Low potassium can also be caused by not having enough potassium in your diet. There are no signs or symptoms of hypokalemia. If you do not have any of these symptoms, you may have mild hypokalemia.
Hypokalemia is not a disease in itself, so before a person receives a diagnosis, doctors must determine the cause of the loss of potassium. In most cases it is straightforward. If a doctor suspects that a person is hypocalemic, he or she will perform tests to measure the amount of potassium in their body. You can do this by analyzing the potassium content in your urine.
Patients with kidney disease, diabetes mellitus or functional disorders of the vegetative nervous system are not advised against the use of potassium or potassium-sparing diuretics. Calcium chloride can be administered for severe hypokalemia.
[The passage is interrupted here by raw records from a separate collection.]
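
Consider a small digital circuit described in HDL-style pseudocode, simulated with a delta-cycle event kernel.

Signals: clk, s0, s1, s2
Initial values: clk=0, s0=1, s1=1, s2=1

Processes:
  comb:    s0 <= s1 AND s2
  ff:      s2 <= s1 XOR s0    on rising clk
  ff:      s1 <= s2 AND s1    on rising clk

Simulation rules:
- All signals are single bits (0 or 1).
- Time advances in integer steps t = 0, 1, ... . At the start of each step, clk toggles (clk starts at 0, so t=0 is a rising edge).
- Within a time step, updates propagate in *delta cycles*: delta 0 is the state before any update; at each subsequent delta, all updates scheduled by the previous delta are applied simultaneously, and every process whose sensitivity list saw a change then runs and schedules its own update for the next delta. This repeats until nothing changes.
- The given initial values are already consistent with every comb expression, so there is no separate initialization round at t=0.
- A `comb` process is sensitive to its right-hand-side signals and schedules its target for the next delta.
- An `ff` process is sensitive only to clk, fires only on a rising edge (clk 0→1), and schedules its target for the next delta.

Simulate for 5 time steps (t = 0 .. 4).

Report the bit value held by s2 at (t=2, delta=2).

t0.Δ0 s1=1 s0=1 clk=0 s2=1
t0.Δ1 s1=1 s0=1 clk=1 s2=1
t0.Δ2 s1=1 s0=1 clk=1 s2=0
t0.Δ3 s1=1 s0=0 clk=1 s2=0
t1.Δ0 s1=1 s0=0 clk=1 s2=0
t1.Δ1 s1=1 s0=0 clk=0 s2=0
t2.Δ0 s1=1 s0=0 clk=0 s2=0
t2.Δ1 s1=1 s0=0 clk=1 s2=0
t2.Δ2 s1=0 s0=0 clk=1 s2=1
t3.Δ0 s1=0 s0=0 clk=1 s2=1
t3.Δ1 s1=0 s0=0 clk=0 s2=1
t4.Δ0 s1=0 s0=0 clk=0 s2=1
t4.Δ1 s1=0 s0=0 clk=1 s2=1
t4.Δ2 s1=0 s0=0 clk=1 s2=0

1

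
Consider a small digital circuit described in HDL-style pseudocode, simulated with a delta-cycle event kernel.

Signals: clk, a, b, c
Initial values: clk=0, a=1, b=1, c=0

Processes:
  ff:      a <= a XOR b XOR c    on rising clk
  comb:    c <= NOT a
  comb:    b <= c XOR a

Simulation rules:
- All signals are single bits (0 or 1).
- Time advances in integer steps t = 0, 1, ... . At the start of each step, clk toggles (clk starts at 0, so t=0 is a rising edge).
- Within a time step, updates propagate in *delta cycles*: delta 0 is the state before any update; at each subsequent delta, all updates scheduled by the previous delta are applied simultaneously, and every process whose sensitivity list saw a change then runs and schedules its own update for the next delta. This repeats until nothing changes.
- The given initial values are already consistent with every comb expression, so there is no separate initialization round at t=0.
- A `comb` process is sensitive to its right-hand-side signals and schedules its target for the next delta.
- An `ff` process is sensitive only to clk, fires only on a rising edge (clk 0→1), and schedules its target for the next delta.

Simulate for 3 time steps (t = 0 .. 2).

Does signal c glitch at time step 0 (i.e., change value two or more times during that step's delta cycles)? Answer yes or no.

[bits: c,b,a,clk]
t=0: Δ0=0110 Δ1=0111 Δ2=0101 Δ3=1001 Δ4=1101 | 4Δ
t=1: Δ0=1101 Δ1=1100 | 1Δ
t=2: Δ0=1100 Δ1=1101 | 1Δ

no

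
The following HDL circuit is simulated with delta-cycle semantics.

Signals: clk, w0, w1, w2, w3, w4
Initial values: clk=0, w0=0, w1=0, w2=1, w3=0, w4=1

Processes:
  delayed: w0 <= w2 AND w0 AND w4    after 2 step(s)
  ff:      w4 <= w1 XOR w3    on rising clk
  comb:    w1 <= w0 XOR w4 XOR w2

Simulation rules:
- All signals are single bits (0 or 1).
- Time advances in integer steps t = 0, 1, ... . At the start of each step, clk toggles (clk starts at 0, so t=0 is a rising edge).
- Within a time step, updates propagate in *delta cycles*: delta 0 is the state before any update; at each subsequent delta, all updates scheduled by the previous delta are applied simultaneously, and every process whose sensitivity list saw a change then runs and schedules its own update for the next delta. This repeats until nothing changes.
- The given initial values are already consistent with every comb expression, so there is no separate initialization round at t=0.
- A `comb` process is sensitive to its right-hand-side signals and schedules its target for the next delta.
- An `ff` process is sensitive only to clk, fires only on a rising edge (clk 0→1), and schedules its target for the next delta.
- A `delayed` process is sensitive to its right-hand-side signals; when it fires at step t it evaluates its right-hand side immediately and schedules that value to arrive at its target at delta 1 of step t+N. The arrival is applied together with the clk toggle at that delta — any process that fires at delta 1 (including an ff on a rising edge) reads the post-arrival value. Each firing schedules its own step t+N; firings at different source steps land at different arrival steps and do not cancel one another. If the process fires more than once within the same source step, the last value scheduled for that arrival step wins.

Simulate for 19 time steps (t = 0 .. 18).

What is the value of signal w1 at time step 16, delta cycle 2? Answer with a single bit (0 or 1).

0

t=0 Δ0: w3=0 w1=0 w2=1 clk=0 w4=1 w0=0
  Δ1: clk:0→1
  Δ2: w4:1→0
  Δ3: w1:0→1
  (3Δ to stable)
t=1 Δ0: w3=0 w1=1 w2=1 clk=1 w4=0 w0=0
  Δ1: clk:1→0
  (1Δ to stable)
t=2 Δ0: w3=0 w1=1 w2=1 clk=0 w4=0 w0=0
  Δ1: clk:0→1
  Δ2: w4:0→1
  Δ3: w1:1→0
  (3Δ to stable)
t=3 Δ0: w3=0 w1=0 w2=1 clk=1 w4=1 w0=0
  Δ1: clk:1→0
  (1Δ to stable)
t=4 Δ0: w3=0 w1=0 w2=1 clk=0 w4=1 w0=0
  Δ1: clk:0→1
  Δ2: w4:1→0
  Δ3: w1:0→1
  (3Δ to stable)
t=5 Δ0: w3=0 w1=1 w2=1 clk=1 w4=0 w0=0
  Δ1: clk:1→0
  (1Δ to stable)
t=6 Δ0: w3=0 w1=1 w2=1 clk=0 w4=0 w0=0
  Δ1: clk:0→1
  Δ2: w4:0→1
  Δ3: w1:1→0
  (3Δ to stable)
t=7 Δ0: w3=0 w1=0 w2=1 clk=1 w4=1 w0=0
  Δ1: clk:1→0
  (1Δ to stable)
t=8 Δ0: w3=0 w1=0 w2=1 clk=0 w4=1 w0=0
  Δ1: clk:0→1
  Δ2: w4:1→0
  Δ3: w1:0→1
  (3Δ to stable)
t=9 Δ0: w3=0 w1=1 w2=1 clk=1 w4=0 w0=0
  Δ1: clk:1→0
  (1Δ to stable)
t=10 Δ0: w3=0 w1=1 w2=1 clk=0 w4=0 w0=0
  Δ1: clk:0→1
  Δ2: w4:0→1
  Δ3: w1:1→0
  (3Δ to stable)
t=11 Δ0: w3=0 w1=0 w2=1 clk=1 w4=1 w0=0
  Δ1: clk:1→0
  (1Δ to stable)
t=12 Δ0: w3=0 w1=0 w2=1 clk=0 w4=1 w0=0
  Δ1: clk:0→1
  Δ2: w4:1→0
  Δ3: w1:0→1
  (3Δ to stable)
t=13 Δ0: w3=0 w1=1 w2=1 clk=1 w4=0 w0=0
  Δ1: clk:1→0
  (1Δ to stable)
t=14 Δ0: w3=0 w1=1 w2=1 clk=0 w4=0 w0=0
  Δ1: clk:0→1
  Δ2: w4:0→1
  Δ3: w1:1→0
  (3Δ to stable)
t=15 Δ0: w3=0 w1=0 w2=1 clk=1 w4=1 w0=0
  Δ1: clk:1→0
  (1Δ to stable)
t=16 Δ0: w3=0 w1=0 w2=1 clk=0 w4=1 w0=0
  Δ1: clk:0→1
  Δ2: w4:1→0
  Δ3: w1:0→1
  (3Δ to stable)
t=17 Δ0: w3=0 w1=1 w2=1 clk=1 w4=0 w0=0
  Δ1: clk:1→0
  (1Δ to stable)
t=18 Δ0: w3=0 w1=1 w2=1 clk=0 w4=0 w0=0
  Δ1: clk:0→1
  Δ2: w4:0→1
  Δ3: w1:1→0
  (3Δ to stable)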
The underlying cause of hypocanemia should be treated. Associated acid-based disorders and hormonal disorders should be evaluated and planned for treatment. Treatment should be monitored closely by a doctor.
An imbalance between the external and internal potassium levels of an individual can lead to a life-threatening hypokalemia if there is too much potassium. Hypokalemia in people with high blood pressure who take diuretics can be improved by replacing potassium lost in the diet with certain fruits and potassium supplements. People who exercise or exercise in warm weather should take care to replace potassium lost through excessive sweating. This can be achieved through nutritional planning. It can also be minimised by limiting salt intake through diet, as high sodium excretion rates promote the loss of potassium in the urine.
ICD 10 Codes For Hypokalemia
P74.32: Hypokalemia of newborn.
N25.89: Other disorders resulting from impaired renal tubular function.
E87.6, P74.32 & N25.89: are billable ICD codes.